Dickie soon after walks in and catches Tom wearing his suit and quickly becomes enraged. It is almost a foreshadowing that is looked back upon on after he commits the murders. Even when Tom is constantly checking the newspaper for anything relating to his crimes. As Tom takes on Dickies identity he is somewhat delighted to find out that the police think Dickie murdered Tom. Only a psychopath would be able to find excitement over that. Once again he treats this as a game as he goes back to being Tom to confuse the police even more.

It is then made apparent how much Tom hated himself. “He hated becoming Thomas Ripley again, hated being nobody…”(Highsmith, 179). The reader gains a thought that justice will inevitably ensue and the masquerade eventually ends. This fortunately is not the case. The reader can not help but feel slightly tricked even though they are left satisfied in a twisted way. In the end of the book Tom unexpectedly gets away with murder and is rewarded by inheriting his victims fortune. Tom had successfully fooled the police and Marge as well as tricking the Greenleaf family.

He has also given close friends of his false hope into believing Dickie may still be alive. Tom is so hideous the label psychopath would be an understatement of what kind of person he really is. The reader has become so enthralled with Tom and his success by now that the obvious ultimate injustice, rewarding a murderer instead of condemning him, slips right by. It is at this moment that Tom is not only undoubtedly considered a believable psychopath, but a likeable one as well. Psychopaths are generally described as selfish people who use manipulation and violence to control others.

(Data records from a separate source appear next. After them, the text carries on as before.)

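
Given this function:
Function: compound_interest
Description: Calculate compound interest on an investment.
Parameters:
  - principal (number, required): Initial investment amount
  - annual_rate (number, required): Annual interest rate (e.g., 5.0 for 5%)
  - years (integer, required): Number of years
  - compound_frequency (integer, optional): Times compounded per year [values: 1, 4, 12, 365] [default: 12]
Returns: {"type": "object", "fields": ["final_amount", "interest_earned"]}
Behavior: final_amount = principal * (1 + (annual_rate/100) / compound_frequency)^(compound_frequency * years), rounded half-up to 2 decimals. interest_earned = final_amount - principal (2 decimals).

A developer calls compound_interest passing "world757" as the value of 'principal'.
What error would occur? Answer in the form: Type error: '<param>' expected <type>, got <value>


Spec: 'principal' is declared as number; "world757" is a string.
Type error: 'principal' expected number, got "world757"


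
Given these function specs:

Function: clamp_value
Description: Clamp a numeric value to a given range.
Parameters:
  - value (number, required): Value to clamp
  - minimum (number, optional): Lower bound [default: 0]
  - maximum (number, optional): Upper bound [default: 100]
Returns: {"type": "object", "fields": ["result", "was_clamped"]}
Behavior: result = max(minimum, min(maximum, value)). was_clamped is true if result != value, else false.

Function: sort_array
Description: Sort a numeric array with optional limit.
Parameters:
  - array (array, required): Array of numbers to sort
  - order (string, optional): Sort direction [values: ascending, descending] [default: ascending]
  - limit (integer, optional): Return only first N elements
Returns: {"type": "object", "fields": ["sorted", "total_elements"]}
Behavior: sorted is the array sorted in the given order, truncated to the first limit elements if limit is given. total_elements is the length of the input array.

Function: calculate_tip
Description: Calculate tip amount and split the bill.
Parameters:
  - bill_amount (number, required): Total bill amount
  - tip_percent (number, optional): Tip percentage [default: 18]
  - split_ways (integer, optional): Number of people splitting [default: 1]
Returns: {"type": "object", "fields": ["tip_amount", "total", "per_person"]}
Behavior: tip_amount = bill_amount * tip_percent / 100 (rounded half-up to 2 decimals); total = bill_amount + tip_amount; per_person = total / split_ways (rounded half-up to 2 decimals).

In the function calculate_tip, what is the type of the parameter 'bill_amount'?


The calculate_tip spec declares:
  - bill_amount (number, required): Total bill amount
Type:
number


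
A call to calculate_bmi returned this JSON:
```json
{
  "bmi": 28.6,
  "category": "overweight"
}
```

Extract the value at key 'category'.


overweight


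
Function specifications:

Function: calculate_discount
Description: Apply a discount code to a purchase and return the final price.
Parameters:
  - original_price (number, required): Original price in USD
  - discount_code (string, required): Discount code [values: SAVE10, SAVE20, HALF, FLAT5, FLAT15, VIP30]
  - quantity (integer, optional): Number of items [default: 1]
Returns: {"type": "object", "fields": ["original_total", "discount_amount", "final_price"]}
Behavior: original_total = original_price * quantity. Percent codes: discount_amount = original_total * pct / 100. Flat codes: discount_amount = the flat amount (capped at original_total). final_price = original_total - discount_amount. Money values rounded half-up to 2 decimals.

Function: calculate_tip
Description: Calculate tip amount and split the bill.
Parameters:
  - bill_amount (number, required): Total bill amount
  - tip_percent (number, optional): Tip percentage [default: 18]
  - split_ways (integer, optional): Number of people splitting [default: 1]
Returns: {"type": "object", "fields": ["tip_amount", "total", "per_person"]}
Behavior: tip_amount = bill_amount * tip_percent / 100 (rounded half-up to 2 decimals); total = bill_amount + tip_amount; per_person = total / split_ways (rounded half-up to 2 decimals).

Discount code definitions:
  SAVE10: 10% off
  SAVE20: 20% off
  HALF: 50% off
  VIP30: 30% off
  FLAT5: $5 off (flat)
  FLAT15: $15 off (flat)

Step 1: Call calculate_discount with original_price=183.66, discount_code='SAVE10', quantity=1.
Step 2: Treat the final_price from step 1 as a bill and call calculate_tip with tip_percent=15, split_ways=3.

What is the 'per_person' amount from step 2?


Step 1: calculate_discount(original_price=183.66, discount_code=SAVE10, quantity=1)
  original_total = 183.66 * 1 = 183.66
  SAVE10 = 10% off: discount_amount = 183.66 * 10/100 = 18.366 -> 18.37
  final_price = 183.66 - 18.37 = 165.29
  -> final_price = 165.29
Step 2: calculate_tip(bill_amount=165.29, tip_percent=15, split_ways=3)
  tip_amount = 165.29 * 15/100 = 24.7935 -> 24.79
  total = 165.29 + 24.79 = 190.08
  per_person = 190.08 / 3 = 63.36 -> 63.36
  -> per_person = 63.36
$63.36


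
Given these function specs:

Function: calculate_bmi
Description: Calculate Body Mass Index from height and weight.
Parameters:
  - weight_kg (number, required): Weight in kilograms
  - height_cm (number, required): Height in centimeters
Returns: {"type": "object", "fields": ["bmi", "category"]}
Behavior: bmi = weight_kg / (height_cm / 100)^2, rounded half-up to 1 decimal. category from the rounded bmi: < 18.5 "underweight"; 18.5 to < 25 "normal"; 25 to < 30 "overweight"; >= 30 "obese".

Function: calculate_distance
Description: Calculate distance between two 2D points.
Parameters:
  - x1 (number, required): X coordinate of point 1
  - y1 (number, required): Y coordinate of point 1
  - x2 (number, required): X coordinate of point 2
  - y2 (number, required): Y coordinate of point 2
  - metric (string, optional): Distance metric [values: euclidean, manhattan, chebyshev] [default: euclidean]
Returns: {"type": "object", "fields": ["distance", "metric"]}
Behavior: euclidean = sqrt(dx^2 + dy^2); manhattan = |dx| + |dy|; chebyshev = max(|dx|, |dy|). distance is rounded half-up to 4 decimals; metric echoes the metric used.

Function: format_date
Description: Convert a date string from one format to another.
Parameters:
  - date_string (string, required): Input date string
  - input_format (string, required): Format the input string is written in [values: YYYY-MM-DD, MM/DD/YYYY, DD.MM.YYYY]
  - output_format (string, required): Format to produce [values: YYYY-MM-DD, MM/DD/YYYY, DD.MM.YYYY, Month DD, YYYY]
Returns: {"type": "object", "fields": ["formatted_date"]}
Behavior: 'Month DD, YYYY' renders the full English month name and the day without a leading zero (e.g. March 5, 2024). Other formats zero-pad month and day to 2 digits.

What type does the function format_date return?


The format_date spec declares Returns: {"type": "object", "fields": ["formatted_date"]}
Type:
object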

They feel no guilt from any wrongdoings and usually never take responsibility for their actions. Tom epitomizes these traits as he travels all over Europe on someone else’s dime through manipulation tactics. Committing violent and wickedly amoral crimes without a care, while of course deliberately refusing to accept any responsibility. The main character that the reader is forced to identify with is evil and cold hearted which is something the reader may find unwilling to admit. However the author paints a convincing portrayal of a young male psychopath and his name is Tom Ripley.